Platypterygius

Platypterygius kiprjanov

  • North and South America
  • Europe
  • Russia
  • India
  • Australia

Platypterygius is a genus of ichthyosaur, whose fossil record extends from the Lower Cretaceous ( Berriasian ) to the Early Cretaceous ( Cenomanian ).

Fossils of animals were found on every continent except Africa and Antarctica from, but especially in Australia; the first finds reach 1865 at the Flinders River in Queensland. They were first described as Ichthyosaurus australis, then renamed Platypterygius australis and finally assigned Platypterygius longmani. The genus Platypterygius includes the geologically youngest Ichthyosaurierfossil. It dates from the upper Cenomanian of Bavaria, and was described in 1994.

Features

Platypterygius had the typical spindle-shaped body of the " ichthyosaur " and was a length from 5.40 to 6.90 meters reach. The jaws were long and narrow, the eyes much smaller than that of the closely related genus and riesenäugigen Ophthalmosaurus. The front flippers of Platypterygius were the widest of all ichthyosaurs ( Platypterygius = " wide finger "), which finger to a total of ten increased ( polydactyly ). In the longest finger a total of 30 individual bones were counted. The caudal fin was symmetrical and hypocerk. Platypterygius swam like all ichthyosaurs thunniform, so alone by striking the tail fin. 2001, the investigation of a skull with a computer tomograph that the bones of the inner ear were too thick to allow for echolocation as in toothed whales.
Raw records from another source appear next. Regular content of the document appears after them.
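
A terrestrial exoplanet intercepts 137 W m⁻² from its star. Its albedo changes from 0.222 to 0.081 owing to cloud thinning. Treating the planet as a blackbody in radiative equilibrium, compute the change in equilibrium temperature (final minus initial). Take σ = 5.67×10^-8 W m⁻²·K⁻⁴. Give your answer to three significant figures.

Before: T₁ = [137.0·0.778/(4σ)]^(1/4) = 147.2 K.
Final:   T₂ = [S(1−0.081)/(4σ)]^(1/4) = 153.5 K.
Change: 153.5 − 147.2 = 6.260 K.

6.26 K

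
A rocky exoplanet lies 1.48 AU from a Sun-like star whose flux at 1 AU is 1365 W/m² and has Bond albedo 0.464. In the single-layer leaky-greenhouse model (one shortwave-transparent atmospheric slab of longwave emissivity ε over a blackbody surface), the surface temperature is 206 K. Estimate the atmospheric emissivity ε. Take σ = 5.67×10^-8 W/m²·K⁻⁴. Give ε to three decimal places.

0.364

By the inverse-square law, S = 1365/1.48² = 623.2 W/m².
First, T_e = [623.2·(1−0.464)/(4σ)]^(1/4) = 195.9 K.
Since (2−ε)/2 = (T_e/T_s)⁴ = 0.8178, ε = 0.3643.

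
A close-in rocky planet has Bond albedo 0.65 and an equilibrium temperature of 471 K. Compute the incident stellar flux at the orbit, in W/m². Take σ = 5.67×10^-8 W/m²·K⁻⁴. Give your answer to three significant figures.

31900 W/m²

Invert the energy balance for S: S = 4σT⁴/(1−α).
The emitted flux is σT⁴ = 2790 W/m².
S = 4·2790/0.35 = 31890 W/m².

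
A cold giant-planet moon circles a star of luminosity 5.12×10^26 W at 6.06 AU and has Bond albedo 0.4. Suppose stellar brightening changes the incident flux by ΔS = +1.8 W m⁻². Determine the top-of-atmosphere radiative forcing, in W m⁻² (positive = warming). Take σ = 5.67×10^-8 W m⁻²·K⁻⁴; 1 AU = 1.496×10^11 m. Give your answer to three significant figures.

Orbital distance: d = 6.06 AU = 9.066×10^11 m.
Spreading L over a sphere of radius d: S = 5.12×10^26/(4π·9.07×10^11²) = 49.57 W m⁻².
Only a fraction (1−α) is absorbed and it's spread over 4πR², so ΔF = (1−α)ΔS/4 = 0.2700 W m⁻².

0.270 W m⁻²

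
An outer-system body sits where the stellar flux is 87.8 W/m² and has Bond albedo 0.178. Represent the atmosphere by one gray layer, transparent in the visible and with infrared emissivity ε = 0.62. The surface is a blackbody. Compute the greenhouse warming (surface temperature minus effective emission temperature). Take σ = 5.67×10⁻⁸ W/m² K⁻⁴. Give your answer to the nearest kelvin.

The planet radiates to space at T_e = [S(1−α)/(4σ)]^(1/4) = 133.6 K.
For a single slab of emissivity ε, T_s⁴ = 2T_e⁴/(2−ε); thus T_s = 133.6·(1.449)^(1/4) = 146.5 K.
The atmosphere warms the surface by 12.98 K.

13 K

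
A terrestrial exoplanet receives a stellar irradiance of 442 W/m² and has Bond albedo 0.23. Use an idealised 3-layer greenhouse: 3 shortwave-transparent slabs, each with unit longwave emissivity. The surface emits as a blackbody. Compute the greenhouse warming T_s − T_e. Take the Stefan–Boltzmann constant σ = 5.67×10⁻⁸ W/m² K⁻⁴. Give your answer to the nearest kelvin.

Top-of-atmosphere balance: σT_e⁴ = S(1−α)/4 = 85.09 W/m² → T_e = 196.8 K.
Surface: T_s = (4)^¼·T_e = 278.3 K.
Warming: T_s − T_e = 81.53 K.

82 K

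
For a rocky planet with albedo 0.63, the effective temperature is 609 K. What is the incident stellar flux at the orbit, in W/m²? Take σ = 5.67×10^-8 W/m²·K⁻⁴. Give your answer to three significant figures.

84300 W/m²

Invert the energy balance for S: S = 4σT⁴/(1−α).
The emitted flux is σT⁴ = 7799 W/m².
So S = 4×7799/(1−0.63) = 84320 W/m².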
But there was evidence to electric receptors, similar to those of some of today's fish, especially sharks.

In a fossil of Platypterygius from the Upper Cretaceous of Australia in the body a cub was found. Likewise, numerous fish, belemnites, young sea turtles Protostegidae the family and a bird have been found from the group of Enantiornithes in the stomach area.